Consider Gray TV (GTN), owner of several television stations, including many affiliates of CBS, ABC and NBC. As advertising budgets of America's corporations have been slashed, so too has Gray TV's revenue. But while revenue is down in the 10-20% range, the stock price is down some 75% from its 2007 level.
However, what's required for a cyclical company to qualify as a potential value play is its staying power. Unfortunately, whether Gray TV has the ability to stick around through this downturn is hard to say.
First of all, tv stations are not the oligopolies they once were. The big networks do not have the market power they had back when a "young" 49-year old Warren Buffett was scooping up ABC for its monopolistic characteristics. Today's advertisers have a variety of choice, as specialty channels have grown to steal share from the incumbents, and advertisers seek mediums which allow them to better target their customers (i.e. the internet). Therefore, even when marketing budgets return to normal, advertisers are not assured to return in droves to these particular channels.

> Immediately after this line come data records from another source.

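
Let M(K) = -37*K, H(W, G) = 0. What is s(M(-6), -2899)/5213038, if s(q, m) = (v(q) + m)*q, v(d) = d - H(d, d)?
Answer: -297147/2606519 ≈ -0.11400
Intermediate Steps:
v(d) = d (v(d) = d - 1*0 = d + 0 = d)
s(q, m) = q*(m + q) (s(q, m) = (q + m)*q = (m + q)*q = q*(m + q))
s(M(-6), -2899)/5213038 = ((-37*(-6))*(-2899 - 37*(-6)))/5213038 = (222*(-2899 + 222))*(1/5213038) = (222*(-2677))*(1/5213038) = -594294*1/5213038 = -297147/2606519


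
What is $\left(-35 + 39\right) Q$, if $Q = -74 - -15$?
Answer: $-236$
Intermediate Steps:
$Q = -59$ ($Q = -74 + 15 = -59$)
$\left(-35 + 39\right) Q = \left(-35 + 39\right) \left(-59\right) = 4 \left(-59\right) = -236$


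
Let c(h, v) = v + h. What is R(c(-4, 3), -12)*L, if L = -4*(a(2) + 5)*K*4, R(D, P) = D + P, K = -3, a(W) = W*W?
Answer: -5616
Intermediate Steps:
a(W) = W²
c(h, v) = h + v
L = 432 (L = -4*(2² + 5)*(-3)*4 = -4*(4 + 5)*(-3)*4 = -4*9*(-3)*4 = -(-108)*4 = -4*(-108) = 432)
R(c(-4, 3), -12)*L = ((-4 + 3) - 12)*432 = (-1 - 12)*432 = -13*432 = -5616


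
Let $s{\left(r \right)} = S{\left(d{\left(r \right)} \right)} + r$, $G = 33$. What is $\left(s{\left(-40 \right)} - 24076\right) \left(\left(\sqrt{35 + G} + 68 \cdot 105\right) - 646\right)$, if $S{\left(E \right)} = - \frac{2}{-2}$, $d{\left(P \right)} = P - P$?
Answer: $-156602810 - 48230 \sqrt{17} \approx -1.568 \cdot 10^{8}$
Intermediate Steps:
$d{\left(P \right)} = 0$
$S{\left(E \right)} = 1$ ($S{\left(E \right)} = \left(-2\right) \left(- \frac{1}{2}\right) = 1$)
$s{\left(r \right)} = 1 + r$
$\left(s{\left(-40 \right)} - 24076\right) \left(\left(\sqrt{35 + G} + 68 \cdot 105\right) - 646\right) = \left(\left(1 - 40\right) - 24076\right) \left(\left(\sqrt{35 + 33} + 68 \cdot 105\right) - 646\right) = \left(-39 - 24076\right) \left(\left(\sqrt{68} + 7140\right) - 646\right) = - 24115 \left(\left(2 \sqrt{17} + 7140\right) - 646\right) = - 24115 \left(\left(7140 + 2 \sqrt{17}\right) - 646\right) = - 24115 \left(6494 + 2 \sqrt{17}\right) = -156602810 - 48230 \sqrt{17}$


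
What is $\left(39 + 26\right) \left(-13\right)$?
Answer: $-845$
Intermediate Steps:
$\left(39 + 26\right) \left(-13\right) = 65 \left(-13\right) = -845$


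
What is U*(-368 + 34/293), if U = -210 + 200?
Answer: 1077900/293 ≈ 3678.8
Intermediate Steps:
U = -10
U*(-368 + 34/293) = -10*(-368 + 34/293) = -10*(-107790/293) = 1077900/293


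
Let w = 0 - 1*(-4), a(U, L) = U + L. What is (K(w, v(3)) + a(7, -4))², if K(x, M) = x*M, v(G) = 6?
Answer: 729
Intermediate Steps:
a(U, L) = L + U
w = 4 (w = 0 + 4 = 4)
K(x, M) = M*x
(K(w, v(3)) + a(7, -4))² = (6*4 + (-4 + 7))² = (24 + 3)² = 27² = 729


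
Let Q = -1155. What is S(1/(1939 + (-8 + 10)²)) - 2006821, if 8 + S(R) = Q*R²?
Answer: -7576279176576/3775249 ≈ -2.0068e+6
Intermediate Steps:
S(R) = -8 - 1155*R²
S(1/(1939 + (-8 + 10)²)) - 2006821 = (-8 - 1155/(1939 + (-8 + 10)²)²) - 2006821 = (-8 - 1155/(1939 + 2²)²) - 2006821 = (-8 - 1155/(1939 + 4)²) - 2006821 = (-8 - 1155*(1/1943)²) - 2006821 = (-8 - 1155*1/3775249) - 2006821 = (-8 - 1155/3775249) - 2006821 = -30203147/3775249 - 2006821 = -7576279176576/3775249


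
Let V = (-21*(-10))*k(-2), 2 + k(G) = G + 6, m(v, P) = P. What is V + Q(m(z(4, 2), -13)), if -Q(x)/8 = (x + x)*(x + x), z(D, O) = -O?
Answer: -4988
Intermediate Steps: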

Secondly, and perhaps more importantly, Gray TV has managed to cut costs to generate operating income, but it is still not profitable due to its high debt load. The company's debt to equity ratio is around 80%, which is generally a ratio only the most monopolistic of companies can maintain.
A monopolistic debt/equity ratio combined with a competitive (i.e. non-monopolistic) market for this company results in an investment opportunity with high downside risk. If things go well, the company may very well recover and pay off its debts. But who wants to make an even bet like that? Value investors want the upside potential without the downside risks.